Onderzoek je tekening/woorden en stel jezelf een aantal vragen:

  • Wat valt je op aan de eerste amoebe en de tweede amoebe?

  • Kijk naar de eerste amoebe. Welke intentie/drijfveer heeft deze amoebe, waardoor hij deze vorm kreeg?

  • Welke veranderingen waren er nodig om de 2e amoebe te laten ontstaan? Wat leverde dat op?

  • Welke acties zou je nu voor jezelf kunnen formuleren?

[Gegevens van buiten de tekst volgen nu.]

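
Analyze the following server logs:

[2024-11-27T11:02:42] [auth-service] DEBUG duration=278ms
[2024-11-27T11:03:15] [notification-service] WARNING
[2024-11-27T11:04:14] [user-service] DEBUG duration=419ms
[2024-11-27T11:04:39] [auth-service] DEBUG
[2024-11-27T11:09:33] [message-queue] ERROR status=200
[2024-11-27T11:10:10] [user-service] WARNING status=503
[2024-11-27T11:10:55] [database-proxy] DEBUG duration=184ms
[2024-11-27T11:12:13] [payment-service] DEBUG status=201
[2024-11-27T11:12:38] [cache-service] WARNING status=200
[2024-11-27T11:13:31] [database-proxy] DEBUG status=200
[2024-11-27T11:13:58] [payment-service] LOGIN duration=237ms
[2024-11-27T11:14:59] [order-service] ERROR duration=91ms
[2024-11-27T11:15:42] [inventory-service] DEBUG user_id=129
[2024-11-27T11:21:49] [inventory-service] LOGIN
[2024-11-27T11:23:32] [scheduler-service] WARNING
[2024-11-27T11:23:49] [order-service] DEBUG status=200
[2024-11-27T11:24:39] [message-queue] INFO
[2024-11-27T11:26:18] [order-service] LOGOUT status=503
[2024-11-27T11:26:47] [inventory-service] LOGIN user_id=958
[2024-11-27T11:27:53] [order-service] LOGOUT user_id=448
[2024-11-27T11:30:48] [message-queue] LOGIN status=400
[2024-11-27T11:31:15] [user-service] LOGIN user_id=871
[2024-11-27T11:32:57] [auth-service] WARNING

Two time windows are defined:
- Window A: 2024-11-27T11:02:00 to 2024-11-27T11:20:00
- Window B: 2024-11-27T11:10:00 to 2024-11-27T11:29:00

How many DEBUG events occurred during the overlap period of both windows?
4

To find overlap events:

1. Window A: 2024-11-27T11:02:00 to 2024-11-27T11:20:00
2. Window B: 2024-11-27T11:10:00 to 2024-11-27T11:29:00
3. Overlap period: 2024-11-27T11:10:00 to 2024-11-27T11:20:00
4. Count DEBUG events in overlap: 4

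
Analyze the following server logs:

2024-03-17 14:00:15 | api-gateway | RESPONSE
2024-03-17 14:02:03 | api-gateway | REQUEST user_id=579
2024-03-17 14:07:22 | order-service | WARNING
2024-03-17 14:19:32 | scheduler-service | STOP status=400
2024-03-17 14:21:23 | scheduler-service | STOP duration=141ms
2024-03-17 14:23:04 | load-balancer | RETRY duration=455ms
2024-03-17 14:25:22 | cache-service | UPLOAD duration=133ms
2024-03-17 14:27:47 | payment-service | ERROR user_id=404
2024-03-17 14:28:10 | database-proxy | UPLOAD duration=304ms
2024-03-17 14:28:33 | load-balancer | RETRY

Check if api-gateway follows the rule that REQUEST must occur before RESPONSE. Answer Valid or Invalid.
Invalid

To validate ordering:

1. Required order: REQUEST → RESPONSE
2. Rule: REQUEST must occur before RESPONSE
3. Check actual order of events for api-gateway
4. Result: Invalid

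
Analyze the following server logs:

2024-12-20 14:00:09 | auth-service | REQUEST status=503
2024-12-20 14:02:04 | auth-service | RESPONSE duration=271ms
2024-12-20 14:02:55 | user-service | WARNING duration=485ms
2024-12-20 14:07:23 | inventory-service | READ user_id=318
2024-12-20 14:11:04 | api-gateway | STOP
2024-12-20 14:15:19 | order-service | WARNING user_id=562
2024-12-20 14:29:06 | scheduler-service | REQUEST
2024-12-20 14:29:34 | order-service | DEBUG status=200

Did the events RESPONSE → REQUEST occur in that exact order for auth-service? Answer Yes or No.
No

To verify sequence order:

1. Find all events in sequence RESPONSE → REQUEST for auth-service
2. Extract their timestamps
3. Check if timestamps are in ascending order
4. Result: No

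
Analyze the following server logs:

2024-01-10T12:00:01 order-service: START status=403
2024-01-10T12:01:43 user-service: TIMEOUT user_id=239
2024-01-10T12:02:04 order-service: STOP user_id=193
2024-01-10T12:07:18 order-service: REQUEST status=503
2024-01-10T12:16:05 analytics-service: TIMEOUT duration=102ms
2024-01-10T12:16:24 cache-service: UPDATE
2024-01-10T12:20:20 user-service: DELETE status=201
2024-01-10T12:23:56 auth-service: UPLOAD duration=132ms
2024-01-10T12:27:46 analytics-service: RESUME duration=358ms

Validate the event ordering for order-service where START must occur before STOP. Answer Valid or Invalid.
Valid

To validate ordering:

1. Required order: START → STOP
2. Rule: START must occur before STOP
3. Check actual order of events for order-service
4. Result: Valid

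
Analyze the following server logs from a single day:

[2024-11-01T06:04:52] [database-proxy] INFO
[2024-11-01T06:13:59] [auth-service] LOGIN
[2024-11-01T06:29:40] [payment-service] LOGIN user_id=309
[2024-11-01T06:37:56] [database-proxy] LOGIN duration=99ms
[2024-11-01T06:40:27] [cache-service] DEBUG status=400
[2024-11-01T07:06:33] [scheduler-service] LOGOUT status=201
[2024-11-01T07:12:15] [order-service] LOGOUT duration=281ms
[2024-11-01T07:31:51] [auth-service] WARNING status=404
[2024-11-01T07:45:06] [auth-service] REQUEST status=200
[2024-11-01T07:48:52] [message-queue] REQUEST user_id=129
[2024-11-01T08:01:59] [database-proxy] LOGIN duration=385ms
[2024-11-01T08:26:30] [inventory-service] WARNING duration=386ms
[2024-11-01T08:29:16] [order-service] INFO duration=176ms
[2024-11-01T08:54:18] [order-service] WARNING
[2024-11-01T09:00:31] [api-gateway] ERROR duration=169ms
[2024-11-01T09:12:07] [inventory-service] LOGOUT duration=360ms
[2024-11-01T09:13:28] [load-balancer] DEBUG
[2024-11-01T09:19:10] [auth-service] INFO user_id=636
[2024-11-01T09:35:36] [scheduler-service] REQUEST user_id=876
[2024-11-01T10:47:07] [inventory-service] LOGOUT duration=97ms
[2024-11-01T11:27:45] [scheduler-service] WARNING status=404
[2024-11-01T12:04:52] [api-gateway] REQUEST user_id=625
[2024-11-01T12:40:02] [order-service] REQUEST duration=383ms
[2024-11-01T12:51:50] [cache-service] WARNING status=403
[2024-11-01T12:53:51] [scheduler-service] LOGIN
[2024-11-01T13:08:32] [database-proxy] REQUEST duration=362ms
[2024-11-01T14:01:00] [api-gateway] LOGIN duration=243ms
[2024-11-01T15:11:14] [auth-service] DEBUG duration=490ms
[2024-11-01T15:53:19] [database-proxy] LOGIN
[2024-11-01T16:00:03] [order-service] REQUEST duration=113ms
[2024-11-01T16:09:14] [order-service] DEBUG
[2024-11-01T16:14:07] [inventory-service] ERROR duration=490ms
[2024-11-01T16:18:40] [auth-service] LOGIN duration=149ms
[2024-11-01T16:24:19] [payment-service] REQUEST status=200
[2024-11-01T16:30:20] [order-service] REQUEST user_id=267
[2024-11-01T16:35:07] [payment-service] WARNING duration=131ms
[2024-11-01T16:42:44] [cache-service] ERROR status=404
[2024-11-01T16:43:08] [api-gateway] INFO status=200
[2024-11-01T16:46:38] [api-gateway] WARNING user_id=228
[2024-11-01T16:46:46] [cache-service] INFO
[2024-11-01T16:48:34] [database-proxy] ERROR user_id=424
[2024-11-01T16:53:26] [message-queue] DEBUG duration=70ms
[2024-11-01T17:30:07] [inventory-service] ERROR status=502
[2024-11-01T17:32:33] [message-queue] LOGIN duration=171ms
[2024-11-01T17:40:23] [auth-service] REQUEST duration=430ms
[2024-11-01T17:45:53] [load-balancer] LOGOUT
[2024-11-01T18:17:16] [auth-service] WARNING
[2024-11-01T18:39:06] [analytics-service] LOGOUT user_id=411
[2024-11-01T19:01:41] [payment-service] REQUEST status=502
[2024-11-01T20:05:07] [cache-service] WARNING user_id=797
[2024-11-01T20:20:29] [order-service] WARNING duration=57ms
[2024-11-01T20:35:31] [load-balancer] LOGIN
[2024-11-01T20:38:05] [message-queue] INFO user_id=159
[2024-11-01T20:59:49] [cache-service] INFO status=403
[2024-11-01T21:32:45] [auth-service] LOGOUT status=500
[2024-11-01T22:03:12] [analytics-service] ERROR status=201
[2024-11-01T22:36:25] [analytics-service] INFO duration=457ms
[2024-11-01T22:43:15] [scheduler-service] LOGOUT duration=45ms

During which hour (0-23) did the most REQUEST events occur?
16

To find the peak hour:

1. Group all REQUEST events by hour
2. Count events in each hour
3. Find hour with maximum count
4. Peak hour: 16 (with 3 events)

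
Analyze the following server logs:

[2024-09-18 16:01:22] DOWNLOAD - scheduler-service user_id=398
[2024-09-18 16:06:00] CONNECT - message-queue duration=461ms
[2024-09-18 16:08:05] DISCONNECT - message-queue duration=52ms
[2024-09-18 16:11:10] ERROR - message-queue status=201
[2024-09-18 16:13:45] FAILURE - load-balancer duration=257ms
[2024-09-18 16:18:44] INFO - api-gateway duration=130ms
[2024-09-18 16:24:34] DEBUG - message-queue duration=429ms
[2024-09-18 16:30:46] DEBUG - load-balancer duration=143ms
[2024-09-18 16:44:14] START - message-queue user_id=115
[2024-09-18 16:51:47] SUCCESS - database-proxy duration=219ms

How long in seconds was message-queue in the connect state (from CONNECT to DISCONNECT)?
125

To calculate state duration:

1. Find CONNECT event for message-queue: 2024-09-18 16:06:00
2. Find DISCONNECT event for message-queue: 2024-09-18 16:08:05
3. Calculate duration: 2024-09-18 16:08:05 - 2024-09-18 16:06:00 = 125 seconds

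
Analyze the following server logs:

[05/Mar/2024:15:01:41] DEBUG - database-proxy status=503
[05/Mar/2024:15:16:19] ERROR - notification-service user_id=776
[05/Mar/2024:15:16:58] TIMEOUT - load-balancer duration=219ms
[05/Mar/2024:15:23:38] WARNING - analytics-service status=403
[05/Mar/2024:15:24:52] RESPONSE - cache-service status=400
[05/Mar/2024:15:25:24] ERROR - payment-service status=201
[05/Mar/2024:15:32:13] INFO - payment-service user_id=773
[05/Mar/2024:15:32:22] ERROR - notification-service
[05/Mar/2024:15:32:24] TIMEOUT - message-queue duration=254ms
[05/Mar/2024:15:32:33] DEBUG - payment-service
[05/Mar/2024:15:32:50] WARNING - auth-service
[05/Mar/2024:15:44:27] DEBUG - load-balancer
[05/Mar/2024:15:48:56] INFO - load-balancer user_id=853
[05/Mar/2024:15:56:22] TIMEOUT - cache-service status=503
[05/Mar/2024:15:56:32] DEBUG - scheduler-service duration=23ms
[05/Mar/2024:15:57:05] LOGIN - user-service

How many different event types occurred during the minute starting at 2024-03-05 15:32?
5

To count unique event types:

1. Filter events in the minute starting at 2024-03-05 15:32
2. Extract event types from matching entries
3. Count unique types: 5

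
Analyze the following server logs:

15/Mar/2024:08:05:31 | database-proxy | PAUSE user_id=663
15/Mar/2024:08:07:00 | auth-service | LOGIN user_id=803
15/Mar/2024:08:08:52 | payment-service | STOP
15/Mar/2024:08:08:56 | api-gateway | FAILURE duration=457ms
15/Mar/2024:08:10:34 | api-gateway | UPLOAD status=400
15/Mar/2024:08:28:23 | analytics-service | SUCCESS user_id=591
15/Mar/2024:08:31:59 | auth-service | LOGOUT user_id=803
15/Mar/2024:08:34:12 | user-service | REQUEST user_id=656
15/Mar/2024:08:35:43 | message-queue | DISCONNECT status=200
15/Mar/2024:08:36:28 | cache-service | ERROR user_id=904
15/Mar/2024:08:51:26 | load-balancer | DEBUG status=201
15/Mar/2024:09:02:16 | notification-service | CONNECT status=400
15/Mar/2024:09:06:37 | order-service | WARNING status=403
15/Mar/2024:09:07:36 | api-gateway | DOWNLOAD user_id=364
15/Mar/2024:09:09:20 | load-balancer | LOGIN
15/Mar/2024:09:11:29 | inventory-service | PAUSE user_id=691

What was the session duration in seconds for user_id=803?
1499

To calculate session duration:

1. Find LOGIN event for user_id=803: 15/Mar/2024:08:07:00
2. Find LOGOUT event for user_id=803: 15/Mar/2024:08:31:59
3. Session duration: 15/Mar/2024:08:31:59 - 15/Mar/2024:08:07:00 = 1499 seconds (24 minutes)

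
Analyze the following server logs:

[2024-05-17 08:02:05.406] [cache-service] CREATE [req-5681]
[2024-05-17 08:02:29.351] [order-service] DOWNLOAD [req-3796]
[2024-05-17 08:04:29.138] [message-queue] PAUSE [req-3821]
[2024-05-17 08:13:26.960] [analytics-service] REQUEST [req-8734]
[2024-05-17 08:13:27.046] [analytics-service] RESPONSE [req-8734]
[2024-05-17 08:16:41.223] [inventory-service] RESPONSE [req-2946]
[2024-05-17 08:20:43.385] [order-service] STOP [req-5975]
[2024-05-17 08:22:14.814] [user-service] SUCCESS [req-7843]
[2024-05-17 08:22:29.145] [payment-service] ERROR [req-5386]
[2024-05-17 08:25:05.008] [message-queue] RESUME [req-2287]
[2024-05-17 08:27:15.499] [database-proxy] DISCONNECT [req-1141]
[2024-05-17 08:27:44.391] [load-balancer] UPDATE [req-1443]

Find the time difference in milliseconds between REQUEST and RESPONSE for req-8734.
86

To calculate latency:

1. Find REQUEST with id req-8734: 2024-05-17 08:13:26.960
2. Find RESPONSE with id req-8734: 2024-05-17 08:13:27.046
3. Latency: 2024-05-17 08:13:27.046 - 2024-05-17 08:13:26.960 = 86ms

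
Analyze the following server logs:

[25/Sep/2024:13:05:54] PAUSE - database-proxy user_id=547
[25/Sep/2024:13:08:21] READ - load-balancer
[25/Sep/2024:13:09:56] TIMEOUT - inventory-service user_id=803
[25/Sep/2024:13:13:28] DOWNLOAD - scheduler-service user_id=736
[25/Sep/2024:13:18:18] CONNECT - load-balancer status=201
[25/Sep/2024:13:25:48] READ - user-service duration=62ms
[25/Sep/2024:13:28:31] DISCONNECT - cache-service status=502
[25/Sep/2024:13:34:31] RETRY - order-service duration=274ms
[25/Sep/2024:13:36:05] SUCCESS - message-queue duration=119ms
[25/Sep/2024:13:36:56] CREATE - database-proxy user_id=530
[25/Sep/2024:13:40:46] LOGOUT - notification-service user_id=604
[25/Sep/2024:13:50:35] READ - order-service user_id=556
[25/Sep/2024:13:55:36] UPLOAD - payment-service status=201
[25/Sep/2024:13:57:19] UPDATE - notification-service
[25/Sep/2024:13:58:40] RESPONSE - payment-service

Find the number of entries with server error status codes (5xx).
1

To find matching entries:

1. Pattern to match: server error status codes (5xx)
2. Scan each log entry for the pattern
3. Count matches: 1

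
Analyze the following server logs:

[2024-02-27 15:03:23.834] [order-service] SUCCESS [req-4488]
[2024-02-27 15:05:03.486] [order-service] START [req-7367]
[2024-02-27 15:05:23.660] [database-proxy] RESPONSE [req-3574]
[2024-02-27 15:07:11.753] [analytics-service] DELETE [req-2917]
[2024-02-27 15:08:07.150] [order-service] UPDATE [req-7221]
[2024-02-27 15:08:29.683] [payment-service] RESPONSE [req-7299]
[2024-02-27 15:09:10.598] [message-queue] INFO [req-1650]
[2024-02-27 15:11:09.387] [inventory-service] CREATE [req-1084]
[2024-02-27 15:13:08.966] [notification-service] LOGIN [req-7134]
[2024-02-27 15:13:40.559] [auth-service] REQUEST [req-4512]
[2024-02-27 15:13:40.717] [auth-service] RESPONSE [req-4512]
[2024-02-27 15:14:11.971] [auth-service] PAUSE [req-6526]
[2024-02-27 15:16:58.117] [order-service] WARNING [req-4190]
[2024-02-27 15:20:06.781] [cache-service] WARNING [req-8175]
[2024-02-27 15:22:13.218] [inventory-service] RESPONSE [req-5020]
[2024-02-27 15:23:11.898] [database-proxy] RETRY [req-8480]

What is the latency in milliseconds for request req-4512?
158

To calculate latency:

1. Find REQUEST with id req-4512: 2024-02-27 15:13:40.559
2. Find RESPONSE with id req-4512: 2024-02-27 15:13:40.717
3. Latency: 2024-02-27 15:13:40.717 - 2024-02-27 15:13:40.559 = 158ms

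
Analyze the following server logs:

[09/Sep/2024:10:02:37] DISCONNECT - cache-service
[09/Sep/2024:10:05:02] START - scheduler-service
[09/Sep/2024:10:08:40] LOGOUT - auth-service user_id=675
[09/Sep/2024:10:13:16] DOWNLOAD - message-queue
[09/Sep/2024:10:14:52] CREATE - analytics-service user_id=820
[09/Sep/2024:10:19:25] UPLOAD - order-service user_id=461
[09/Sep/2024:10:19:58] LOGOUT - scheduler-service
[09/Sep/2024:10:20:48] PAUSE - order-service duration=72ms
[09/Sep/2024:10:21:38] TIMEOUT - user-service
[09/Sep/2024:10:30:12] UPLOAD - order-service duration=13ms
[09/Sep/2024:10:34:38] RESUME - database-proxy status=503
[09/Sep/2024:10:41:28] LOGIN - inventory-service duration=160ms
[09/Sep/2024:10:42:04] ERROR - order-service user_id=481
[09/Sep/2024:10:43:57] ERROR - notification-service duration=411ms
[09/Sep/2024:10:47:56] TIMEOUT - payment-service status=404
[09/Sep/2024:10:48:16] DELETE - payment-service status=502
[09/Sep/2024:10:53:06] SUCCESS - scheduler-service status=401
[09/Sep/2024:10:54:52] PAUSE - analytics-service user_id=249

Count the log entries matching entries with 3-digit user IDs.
5

To find matching entries:

1. Pattern to match: entries with 3-digit user IDs
2. Scan each log entry for the pattern
3. Count matches: 5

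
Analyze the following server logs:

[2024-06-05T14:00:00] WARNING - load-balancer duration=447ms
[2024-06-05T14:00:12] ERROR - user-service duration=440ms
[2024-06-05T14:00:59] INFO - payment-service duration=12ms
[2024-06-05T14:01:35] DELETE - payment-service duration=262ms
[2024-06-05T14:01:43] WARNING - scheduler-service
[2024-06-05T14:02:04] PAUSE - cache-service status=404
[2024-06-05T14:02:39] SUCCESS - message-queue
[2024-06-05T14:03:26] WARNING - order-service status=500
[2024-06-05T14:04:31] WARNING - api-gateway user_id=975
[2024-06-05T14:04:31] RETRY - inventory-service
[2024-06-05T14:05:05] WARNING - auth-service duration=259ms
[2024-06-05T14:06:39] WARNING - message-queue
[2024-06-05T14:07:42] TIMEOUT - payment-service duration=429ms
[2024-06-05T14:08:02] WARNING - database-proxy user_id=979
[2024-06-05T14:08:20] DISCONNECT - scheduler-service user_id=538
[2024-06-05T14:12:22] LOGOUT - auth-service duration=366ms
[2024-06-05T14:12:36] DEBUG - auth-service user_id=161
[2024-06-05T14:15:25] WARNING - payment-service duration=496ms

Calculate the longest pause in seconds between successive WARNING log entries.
443

To find the longest gap:

1. Extract all WARNING events in chronological order
2. Calculate time differences between consecutive events
3. Find the maximum difference
4. Longest gap: 443 seconds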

Een illustratie van de tekenoefening

Bij de eerste amoebe (zie foto) voelde de persoon een soort paniekerige zwemslag in het luchtledige, met vele armpjes, zonder vooruit te komen, omdat de voet werd tegengehouden. Bij de tweede amoebe was tijdens de meditatie het allereerste verlangen water erbij kleuren en dat voelde als steun. Daarna mocht de amoebe veel kleiner worden, en dat riep verdriet op; ben ik er dan nog wel genoeg? Toch voelde het dat het proces te vertrouwen was. Met het kleiner zijn, voelde ze zich opgenomen worden en verbonden met het grote geheel. Haar voet kwam los en er was bewegingsvrijheid. In haar klein zijn voelde ze zich veel groter dan de eerste amoebe die krampachtig zijn best deed. Ze zei: “Ik weet het al langer, dat ik het rustiger aan moet doen, maar ik ben zo bang om achterop te raken. Maar als ik het voel, raakt die eerste amoebe veel verder achterop en is de tweede er al. Dat inzicht geeft rust.” Naast meer rust inbouwen is haar tweede actie: onderzoeken hoe ze steun vraagt/krijgt.